9 May 2016
Norfolk's four Green county councillors have withdrawn backing for the Labour leadership of the county by abstaining from voting for the Labour councillor George Nobbs who was seeking re-election for a fourth successive year. As a result he lost the election for council leadership today (Monday 9 May) and a Conservative won, leaving them to run the county.
Richard Bearman, leader of the Green group, said they would stand back from the vote as a result of Mr Nobbs' "ardent support for constructing the Northern Distributor Road, (NDR) a dual carriage way around the north side of Norwich, and the shambles of the content of the devolution agreement".
"Our objection is also to the content of the agreement," he added. "There is no mention at all of climate change, the biggest issue facing us this century."
Green leader Richard Bearman acknowledged his group's decision to abstain, which came just days after his party lost four Norwich City Council seats to Labour, would be "held against them by some".
But he said: "This is about the leadership of the county council and George Nobbs's showing on devolution, the NDR and pursuing central government cuts. And we feel the Norfolk Conservatives need to stand up and take responsibility for their own government's cuts."
He said: "We retain our seat on service Committees and will use our influence to get distinctive Green policies enacted."
"As the Green Party, we do not support austerity cuts to services, no matter which party is responsible at a national or local level. We don't support raiding vital service budgets to build roads, and we don't support the devolution agreement that isn't getting anything for Norfolk.

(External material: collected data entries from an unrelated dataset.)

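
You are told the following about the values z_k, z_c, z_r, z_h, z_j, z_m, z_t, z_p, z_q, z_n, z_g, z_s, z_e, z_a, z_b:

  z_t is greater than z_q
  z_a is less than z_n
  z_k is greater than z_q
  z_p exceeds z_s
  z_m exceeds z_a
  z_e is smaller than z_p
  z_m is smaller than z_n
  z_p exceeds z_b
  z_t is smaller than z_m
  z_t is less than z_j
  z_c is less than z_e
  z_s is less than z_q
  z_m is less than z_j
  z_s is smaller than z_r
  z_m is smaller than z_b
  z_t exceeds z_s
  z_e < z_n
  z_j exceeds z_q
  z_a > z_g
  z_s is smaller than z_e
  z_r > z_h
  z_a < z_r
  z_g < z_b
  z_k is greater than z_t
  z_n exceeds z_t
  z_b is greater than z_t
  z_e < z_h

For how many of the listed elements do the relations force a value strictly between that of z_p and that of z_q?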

"As such, we couldn't vote for either the Labour-led Alliance with UKIP and the Lib Dems, and we couldn't vote for the Tories. Parties can't expect unqualified support from any other, they have to earn it. We have supported Labour in the past but they have consistently voted through austerity budgets and we can no longer support them. They have also, through the devolution deal, handed a very-likely Tory east Anglia Mayor power over the region."